L’insoutenable réalité du corps, l’inconfortable proximité de ses douleurs et de ses joies, tous ces traits angoissants qui font véritablement de nous les chaînons manquants entre les dieux et les bêtes, sont exacerbés d’emblée dans le premier plan du film, un plan frontal et stoïque qui nous montre une main désincarnée administrant une douche froide à la protagoniste recroquevillée dans sa baignoire. Nous constatons tout de suite qu’elle souffre, son corps paraissant si frêle qu’il semble presque inadapté à la dureté de la vie. « C’est froid » crie-t-elle, s’esclaffant bientôt de rire, puis fondant en larmes. La scène est courte, mais elle semble interminable, si bien que la thèse de l’auteur apparaît alors avec une indéniable clarté.
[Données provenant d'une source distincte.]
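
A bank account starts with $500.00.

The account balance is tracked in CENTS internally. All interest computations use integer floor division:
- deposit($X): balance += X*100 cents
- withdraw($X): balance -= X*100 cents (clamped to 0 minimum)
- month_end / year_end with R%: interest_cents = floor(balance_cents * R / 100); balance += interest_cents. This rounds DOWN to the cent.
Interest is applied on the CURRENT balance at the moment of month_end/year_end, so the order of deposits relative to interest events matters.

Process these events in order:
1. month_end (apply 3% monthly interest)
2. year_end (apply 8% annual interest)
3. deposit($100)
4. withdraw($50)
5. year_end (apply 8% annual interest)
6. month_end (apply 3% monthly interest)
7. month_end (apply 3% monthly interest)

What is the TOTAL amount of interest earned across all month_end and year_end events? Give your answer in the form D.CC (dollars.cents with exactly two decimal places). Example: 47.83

After 1 (month_end (apply 3% monthly interest)): balance=$515.00 total_interest=$15.00
After 2 (year_end (apply 8% annual interest)): balance=$556.20 total_interest=$56.20
After 3 (deposit($100)): balance=$656.20 total_interest=$56.20
After 4 (withdraw($50)): balance=$606.20 total_interest=$56.20
After 5 (year_end (apply 8% annual interest)): balance=$654.69 total_interest=$104.69
After 6 (month_end (apply 3% monthly interest)): balance=$674.33 total_interest=$124.33
After 7 (month_end (apply 3% monthly interest)): balance=$694.55 total_interest=$144.55

Answer: 144.55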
Ugly n’est pas un film sur la cruauté des gens, mais sur la cruauté de leur mortalité. C’est un film de corps brisés et meurtris, de corps ivres et ruineux dont l’esprit fiévreux devra, par la force des choses, partager les mêmes meurtrissures. C’est un film sur l’extrême inclémence de l’amour, dont l’intensité est malheureusement toujours équivalente à la douleur provoquée par son inévitable évanescence. C’est celle-ci d’ailleurs qui fera pester le protagoniste Jura lors d’une magnifique scène crépusculaire baignée du mince halo des chandelles. « Il n’y a pas d’amour, pas de compassion », hurle-t-il à des parents éplorés qui quémandent justement son amour, « il n’y a que des corps qui veulent baiser, qui veulent planifier ; nous ne sommes que des cadavres ambulants ». Mais peut-on véritablement réduire l’humanité à la réalité prosaïque des corps ? Visiblement pas puisque le film regorge de sentiments puissants et fougueux provoqués justement par cet insoutenable prosaïsme corporel.
Joseph et Martha sont des amoureux autrichiens de longue date, et les parents d’Hanna, dont l’ami de cœur est un Ukrainien du nom de Jura. Malheureusement, Martha et Hanna se briseront bientôt, plongeant tête première dans un maelström de souffrance qui engloutira les deux hommes à leur suite. Victime d’un grave accident de la route, Hanna vivra des douleurs physiques insoutenables dans un hôpital décrépit de Kryvy Rih à la vue de son amoureux impuissant, tandis que c’est l’esprit de Martha qui lui fera défaut. Atteinte d’Alzheimer, cette noble aristocrate dépérira au point où son mari exaspéré finira par la traiter avec toute la condescendance réservée aux chiens.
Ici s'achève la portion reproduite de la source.